The electrohydraulic lithotripsy (EHL) unit has been associated with a higher incidence of bladder mucosal injury. Options for accessing the bladder may be challenging in certain circumstances, such as in patients who have undergone prior bladder reconstruction or prior bladder neck procedures for improved continence.
Paez et al, in a study of percutaneous removal of bladder stones via ultrasound-assisted access of the bladder through prior suprapubic tube tracts (a Mitrofanoff catheterization channel with a 30-French Amplatz sheath was used in 1 case) reported no complications and concluded that percutaneous treatment was a safe alternative in this population subset. This same procedure has also been described in continent diversions with urethral closure.
First described in 1963 by Barnes et al and supported by numerous subsequent articles, transurethral lithotripsy combined with transurethral resection of the prostate (TURP) or transurethral incision of the prostate (TUIP) can be accomplished easily and safely.[33, 34] It is advisable to complete the stone ablation before carrying out these prostatic interventions; hemorrhage and excess fluid absorption are potential complications when the procedures are performed in the reverse order.

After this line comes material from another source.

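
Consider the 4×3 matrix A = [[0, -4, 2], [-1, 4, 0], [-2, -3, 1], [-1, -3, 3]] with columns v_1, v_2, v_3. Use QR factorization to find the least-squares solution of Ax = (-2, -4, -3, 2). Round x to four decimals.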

In a study by Tugcu et al, 64 patients underwent TURP in addition to concomitant bladder calculi surgery. Participants were treated with either (1) a percutaneous suprapubic approach with a 30-French access sheath or (2) transurethral cystolitholapaxy with a 23-French sheath and pneumatic lithotripter; those who underwent percutaneous stone removal had a statistically significantly larger stone burden, and the mean operating time for the percutaneous approach was nearly half that for transurethral removal.
In open suprapubic cystotomy, stones are not fragmented but are removed intact. This approach can be used with larger and harder stones and in cases where open prostatectomy or bladder diverticulectomy is indicated. Open prostatectomy is generally indicated when the prostate volume exceeds 80-100 g.
The advantages of suprapubic cystolithotomy include rapidity, easy removal of several calculi at 1 time, the ability to extract calculi that are adherent to bladder mucosa, and the ability to remove large stones that are too hard or dense to fragment expeditiously via transurethral or percutaneous techniques. The major disadvantages include postoperative pain, longer hospital stay, and longer bladder catheterization times.
Typical follow-up is 3-4 weeks postoperatively with kidney-ureter-bladder (KUB) radiography or bladder ultrasonography to document clearing of all the fragments. Thereafter, metabolic evaluation may be pursued as indicated, and KUB radiography may be done at 6- to 12-month intervals is warranted. A metabolic stone profile analysis is indicated in patients with uric acid stones, concurrent upper tract calculi, a strong family history of stone disease, calculi without obstruction, and recurrent calculi.